You could try. File a few DMCA notices for Disney's top content to their CDN and cloud/datacenter providers. I guess they won't take it down.


17 USC § 512(f), knowingly misrepresenting a DMCA takedown claim can result in liability for damage, attorneys fees, etc.


Except I don't believe it ever has, even in egregious cases.

However, there is a pending test case attempting to give it some teeth. I expect it will be entertaining, no matter how it substantively turns out:

https://www.popehat.com/2019/12/13/randazza-confederates-dou...


Lenz v Universal was fought over this, and has opened the floodgates for these claims. Copyright holders cannot just blanket issue DMCA takedowns without evaluating the supposedly infringing content, including consideration of fair use.

While it’s not an easy case to win, it has teeth - unfortunately they are limited to ACTUAL damages, which does give companies incentive to file misrepresented claims as one cannot easily hire a contingent attorney without the possibility of a statutory windfall.


Yeah, very few enforcements, indeed.

This was the first successful 512(f) verdict back in 2004, though it may still stand nearly alone, and did not yield enough in damages to affect megacorp behavior in the absence of a huge flurry of such lawsuits: https://en.m.wikipedia.org/wiki/Online_Policy_Group_v._Diebo....


No individual will ever pursue this in court because of the cost in time and money and the risk of being declared liable anyway. Corporations with legal departments are certainly capable of pursuing this against individuals.

There's a significant power imbalance here.


Get people with zero assets to write the notice - maybe pay them $20


Probably not a good idea.
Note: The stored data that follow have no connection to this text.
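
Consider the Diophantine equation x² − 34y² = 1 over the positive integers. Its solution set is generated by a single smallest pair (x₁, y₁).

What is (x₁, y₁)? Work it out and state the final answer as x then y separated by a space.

35 6

d=34: √d = [5; 1,4,1,10] (ℓ=4, even), read p_3/q_3
step 0: (5, 1)  from 5·(1,0) + (0,1)
…
step 2: (29, 5)  from 4·(6,1) + (5,1)
step 3: (35, 6)  from 1·(29,5) + (6,1)
(x₁, y₁) = (35, 6);  35² − 34·6² = 1 ✓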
Our f'd-up legal system would garnish their wages for the rest of their life to pay back the corporate attorneys.


> Also makes me wonder if people could DDOS an entire company with DMCA takedown requests.

Fastest way to make change will probably be using their own game against them and have them lobby on your behalf


I'm sure that if normal people try to do this they will be charged with something generic as fraud.


russian VPN or similar solves this


For a specific example, you can definitely take a company's products off the Chrome Web Store for multiple weeks with a forged DMCA request. Of course, if your company relies on Google to make money you should be expecting this to happen already... Whether you could effectively do this against other marketplaces like the iOS or Android app stores is an interesting question. I suspect those are run better but they'd still have to honor the takedown.